Brazil’s ex-president Jair Bolsonaro took his legal woes to the street on Sunday, calling for a mass protest from supporters amid accusations that he plotted a coup to stay in power.
The 68-year-old former army officer has urged his backers to attend a “peaceful rally in defence of the democratic rule of law” in the economic capital Sao Paulo, which organisers said earlier that they hope will draw at least 500,000 people.
Bolsonaro has had his passport seized by police as he and his inner circle face scrutiny over plans to try to remain in power after he lost 2022 elections to President Luiz Inacio Lula da Silva.
The far-right former president has denied the accusations and he refused to answer questions during a half-hour interrogation on Thursday at federal police headquarters in Brasilia.
“No one attempted a coup in Brazil.
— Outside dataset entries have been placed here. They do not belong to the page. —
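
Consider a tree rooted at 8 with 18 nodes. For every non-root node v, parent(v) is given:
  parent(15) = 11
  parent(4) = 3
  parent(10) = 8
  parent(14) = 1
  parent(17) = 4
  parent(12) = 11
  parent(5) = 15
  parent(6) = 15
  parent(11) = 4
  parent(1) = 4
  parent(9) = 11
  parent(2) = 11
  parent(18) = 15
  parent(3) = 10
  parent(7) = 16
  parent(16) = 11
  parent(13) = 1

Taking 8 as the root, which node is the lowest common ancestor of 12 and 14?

4

Ancestors of 12 (toward the root): 12, 11, 4, 3, 10, 8.
Ancestors of 14: 14, 1, 4, 3, 10, 8.
The deepest node appearing in both lists is 4.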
That is the great truth,” Bolsonaro told radio station CBN Recife.
A week after Lula took office on January 1, 2023, thousands of Bolsonaro supporters stormed the presidential palace, Congress and Supreme Court, urging the military to intervene to overturn what they called a stolen election.
Bolsonaro, who was in the United States at the time, denies responsibility, and has even suggested that the protesters were not really his supporters.
However, investigators allege months of anti-democratic manoeuvres by Bolsonaro, from a plan to discredit Brazil’s electronic voting system with a “disinformation” campaign ahead of the elections to “legitimise a military intervention” if he lost.
Police say Bolsonaro edited a draft presidential decree that would have declared a state of emergency, called new elections and ordered the arrest of Supreme Court Justice Alexandre de Moraes, the head of Brazil’s Superior Electoral Tribunal.
They also released a video of a July 2022 meeting where a shouting, swearing Bolsonaro ordered cabinet ministers to help him discredit the election system.
Bolsonaro, who led Brazil from 2019 to 2022, claims to be the victim of “persecution”.
He is facing several other investigations, such as the falsification of coronavirus (Covid-19) vaccination certificates, or the alleged misappropriation of gifts received from other nations.
In June, the electoral tribunal barred Bolsonaro from running for office until 2030 over his attacks on the election system.
Nevertheless, Bolsonaro is still considered the leader of the opposition and is adored by supporters.
“He is not dead, he is competitive and there can be no injustice,” said Congressman Marco Feliciano, a member of Bolsonaro’s Liberal Party, adding Brazil would “turn into chaos” if the former president were to be arrested.